Intel had a big show off earlier at DARPA’s Electronics Resurgence Initiative 2019 summit in Detroit, with a project called Pohoiki Beach -- essentially a cluster of 64 of the company’s Loihi chips networked on a Nahuku board, capable of mimicking the self-learning abilities of eight million neurons. The system is able to process information much faster than a traditional CPU+GPU architecture, all while sipping 10,000 times less power than that setup.
The tech giant says its neuromorphic chips aren’t a suitable replacement for traditional CPU architecture, instead its potential lies in accelerating specialized applications like constraint-satisfaction problems, graph searches, and sparse coding. Simply put, those algorithms are essential for things like autonomous cars, object-tracking cameras, prosthetics, and artificial skin to name a few.
Pohoiki Beach is now headed to over 60 research partners, some of which have already started working on adapting it to real-world problems. The chipmaker claims that even when the system was scaled up 50 times, it was still able to use five times less power.
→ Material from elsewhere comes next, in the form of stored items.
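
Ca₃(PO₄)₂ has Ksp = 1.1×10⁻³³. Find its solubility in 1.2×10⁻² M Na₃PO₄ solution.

Ca₃(PO₄)₂(s) ⇌ 3 Ca²⁺(aq) + 2 PO₄³⁻(aq)
Let s be the solubility of Ca₃(PO₄)₂ here. The common ion gives [PO₄³⁻] ≈ 1.2×10⁻² M, and [Ca²⁺] = 3s.
Ksp = [Ca²⁺]^3[PO₄³⁻]^2 = (3s)^3(1.2×10⁻²)^2
(3s)^3 = 1.1×10⁻³³ / (1.2×10⁻²)^2 = 7.6×10⁻³⁰
s = 6.6×10⁻¹¹ M

6.6×10⁻¹¹ M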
In another application, mapping and location tracking with Loihi chips was just as accurate, but 100 times less power-hungry than a CPU-run solution that’s popular in the industry.
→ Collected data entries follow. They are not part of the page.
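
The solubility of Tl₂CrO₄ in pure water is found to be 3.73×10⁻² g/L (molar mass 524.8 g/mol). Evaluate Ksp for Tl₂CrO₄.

Molar solubility s = (3.73×10⁻² g/L) / (524.8 g/mol) = 7.1075×10⁻⁵ mol/L
Tl₂CrO₄(s) ⇌ 2 Tl⁺(aq) + CrO₄²⁻(aq)
If s mol/L of Tl₂CrO₄ dissolves, [Tl⁺] = 2s and [CrO₄²⁻] = s.
Ksp = [Tl⁺]^2[CrO₄²⁻] = (2s)^2 · s = 4s^3
Ksp = 4 × (7.1075×10⁻⁵)^3 = 1.44×10⁻¹²

Ksp = 1.44×10⁻¹²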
Intel promised to scale up Pohoiki Beach to 100 million neurons later this year, paving the way for tiny supercomputers that accelerate AI and other complex tasks, and is also looking at cramming as many Loihi chips as it can into a USB form factor system codenamed Kapoho Bay, ideal for low-power applications.
If you’ve been following the discussion around computing technology, you may already know that exotic dreams like MESO quantum computing are still far from becoming a reality. Intel’s been hard at work trying to crack that problem, but its strategy remains centered around chiplets.